Tuesday, February 11, 2014

Teacher's Advice to Parents, Don't Record Your Children

You will not capture on screen the qualities that make a live performance memorable.  But you will capture the pop of the microphone, someone's cough, a flat note, the kid in the background scratching, the momentary look of panic when the chorus rushes ahead of the beat.  Worse, when your child looks back at the recording, he or she will have already outgrown that body, that voice, that look -- and will be embarrassed by something that felt magical at the time.

Without video, what you and your child will both remember is a moment when your child's spirit stretched to inhabit a character outside of the child's own experience, and the whole audience, participants in the story, held its breath. 

Even the best digital screen diminishes that moment.   No wonder teenagers since the mid-seventies have avoided singing:  they've seen how awkward and flat they "really" were. Was there ever before a generation of human beings that did not sing?
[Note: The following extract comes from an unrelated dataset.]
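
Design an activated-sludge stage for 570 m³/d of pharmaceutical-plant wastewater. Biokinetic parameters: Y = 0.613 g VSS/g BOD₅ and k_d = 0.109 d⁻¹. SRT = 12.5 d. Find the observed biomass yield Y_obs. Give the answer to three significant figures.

The observed yield is Y_obs = Y/(1 + k_d·θ_c) = 0.613 / (1 + 0.109 × 12.5) = 0.613 / 2.362 = 0.2595 g VSS per g BOD₅ removed.

Y_obs ≈ 0.259 g VSS/g BOD₅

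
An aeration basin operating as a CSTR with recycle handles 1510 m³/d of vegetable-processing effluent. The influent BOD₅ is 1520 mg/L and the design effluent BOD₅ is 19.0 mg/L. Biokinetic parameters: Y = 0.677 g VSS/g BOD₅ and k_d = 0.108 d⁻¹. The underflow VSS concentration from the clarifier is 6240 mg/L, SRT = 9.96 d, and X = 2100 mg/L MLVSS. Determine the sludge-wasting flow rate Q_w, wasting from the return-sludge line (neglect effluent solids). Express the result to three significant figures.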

Only here, only now.

Please, don't put a screen between you and your child's performance.  Instead, treasure the chills down your back when the lights faded, before the applause erupted.  That's better than the dry digitized husk of the event.

I plead as an educator who has been moved to tears for thirty-plus years by young actors' performances, who has had to fight the damage done by video to kids who think they're 'not good at" performing.

An historical note:  Edison invented recorded sound at a time when every town had its own band, every organization sang its own anthems, every class sang every day without accompaniment, and workers sang together as they worked.  At the time, celebrated American composer John Philip Sousa predicted that recorded music would kill the musical life of America. He predicted, rightly, that  amateurs would compare themselves to highly trained professionals, a single recorded performance would be treated as "definitive," and Americans would become merely music spectators.